Solved – How to find optimal values for the tuning parameters in boosting trees

boostingcomputational-statisticscross-validationmachine learning

I realise that there are 3 tuning parameters in the boosting trees model, i.e.

  1. the number of trees (number of iterations)
  2. shrinkage parameter
  3. number of splits (size of each constituent trees)

My question is: for each of the tuning parameters, how should I find its optimal value ? And what method ?

Note that: the shrinkage parameter and the number of trees parameter operate together, i.e. a smaller value for shrinkage parameter leads to a higher value for the number of trees. And we need to take this into account too.

I am particularly interested in the method to find the optimal value for the number of splits. Should it be based on cross-validation or domain knowledge about the model behind?

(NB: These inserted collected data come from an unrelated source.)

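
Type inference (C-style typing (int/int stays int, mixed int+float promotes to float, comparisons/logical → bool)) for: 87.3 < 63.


Operand types: float < int
Rule: comparison yields bool
Result type: bool


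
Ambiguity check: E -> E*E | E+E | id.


'id*id+id' has two parse trees (no precedence encoded between * and +)
Ambiguous


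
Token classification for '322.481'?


Pattern: digits with a decimal point
Type: FLOAT_LITERAL


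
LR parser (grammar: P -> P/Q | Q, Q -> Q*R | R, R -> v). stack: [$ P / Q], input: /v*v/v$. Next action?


handle 'P/Q' on top; lookahead ∈ FOLLOW(P) = {/, $}
Action: reduce (P -> P/Q)


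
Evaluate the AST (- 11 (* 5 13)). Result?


Evaluate inner: (* 5 13) = 65
Evaluate root: (- 11 65) = -54
Result: -54


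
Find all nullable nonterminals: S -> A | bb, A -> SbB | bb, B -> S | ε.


A nonterminal is nullable iff some alternative derives ε (directly, or every symbol in it is nullable)
Nullable: {B}


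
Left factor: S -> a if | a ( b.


Common prefix: 'a'
Factored: S -> a S', S' -> if | ( b


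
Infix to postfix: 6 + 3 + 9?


Left to right (same or higher precedence on left)
Postfix: 6 3 + 9 +


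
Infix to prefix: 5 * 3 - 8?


left-to-right (same/higher precedence on left): tree is (- (* 5 3) 8)
Prefix: - * 5 3 8


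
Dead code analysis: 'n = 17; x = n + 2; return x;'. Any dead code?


n is read by x's definition; x is returned
No dead code


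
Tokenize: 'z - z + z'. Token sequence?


Scan left to right, longest-match per lexeme
Tokens: ID(z), OP(-), ID(z), OP(+), ID(z)


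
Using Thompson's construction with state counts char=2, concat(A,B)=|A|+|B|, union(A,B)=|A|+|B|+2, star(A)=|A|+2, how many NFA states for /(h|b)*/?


Syntax tree has 2 char leaf(s), 1 union(s), 1 star(s)
chars contribute 2×2 = 4; each union adds +2; each star adds +2
Total: 4 + 2 + 2 = 8 states


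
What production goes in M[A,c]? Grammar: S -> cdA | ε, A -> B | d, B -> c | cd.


For [A, c]: 'c' ∈ FIRST(B)
Entry: A -> B


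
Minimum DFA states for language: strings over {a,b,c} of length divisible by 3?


Track length mod 3: states 0..2, accept at 0
Minimal DFA: 3 states


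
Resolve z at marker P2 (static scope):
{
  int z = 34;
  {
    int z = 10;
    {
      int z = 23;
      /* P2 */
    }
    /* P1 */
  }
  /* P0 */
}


z declared in the same block as P2
z = 23


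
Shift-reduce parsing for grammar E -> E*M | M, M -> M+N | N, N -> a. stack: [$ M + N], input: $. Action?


handle 'M+N' on top
Action: reduce (M -> M+N)


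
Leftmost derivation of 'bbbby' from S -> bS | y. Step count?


Derivation: S => bS => bbS => bbbS => bbbbS => bbbby
Steps: 5


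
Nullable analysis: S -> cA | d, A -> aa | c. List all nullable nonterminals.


A nonterminal is nullable iff some alternative derives ε (directly, or every symbol in it is nullable)
Nullable: {}


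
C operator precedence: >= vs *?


'*' is multiplicative (level 10); '>=' is relational (level 7)
Higher level binds tighter
'*' has higher precedence than '>='


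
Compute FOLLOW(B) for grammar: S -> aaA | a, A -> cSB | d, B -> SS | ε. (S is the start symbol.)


$ ∈ FOLLOW(S). For each A -> αBβ: add FIRST(β)\{ε} to FOLLOW(B); if β nullable, add FOLLOW(A).
FOLLOW(B) = {$, a}


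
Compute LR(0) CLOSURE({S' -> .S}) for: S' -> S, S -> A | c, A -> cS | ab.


Start: S' -> .S
For each item with dot before a nonterminal B, add B -> .γ for every B-production
Closure: [S' -> .S, S -> .A, S -> .c, A -> .cS, A -> .ab]


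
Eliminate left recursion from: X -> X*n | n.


Left-recursive alternatives: X*n; non-recursive: n
Introduce X': X -> nX', X' -> *nX' | ε


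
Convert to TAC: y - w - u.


Break into single-operator statements:
t1 = y - w
t2 = t1 - u


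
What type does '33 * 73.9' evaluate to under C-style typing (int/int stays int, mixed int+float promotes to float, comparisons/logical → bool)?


Operand types: int * float
Rule: mixed int/float promotes to float; int/int stays int
Result type: float


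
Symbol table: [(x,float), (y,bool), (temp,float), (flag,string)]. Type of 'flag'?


Lookup 'flag' → type string


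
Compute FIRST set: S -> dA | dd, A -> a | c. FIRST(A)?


Per alternative of A: FIRST(a) = {a}; FIRST(c) = {c}
FIRST(A) = {a, c}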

And how are these things carried out in the gbm package in R ?

Best Answer

The caret package in R is tailor made for this.

Its train function takes a grid of parameter values and evaluates the performance using various flavors of cross-validation or the bootstrap. The package author has written a book, Applied predictive modeling, which is highly recommended. 5 repeats of 10-fold cross-validation is used throughout the book.

For choosing the tree depth, I would first go for subject matter knowledge about the problem, i.e. if you do not expect any interactions - restrict the depth to 1 or go for a flexible parametric model (which is much easier to understand and interpret). That being said, I often find myself tuning the tree depth as subject matter knowledge is often very limited.

I think the gbm package tunes the number of trees for fixed values of the tree depth and shrinkage.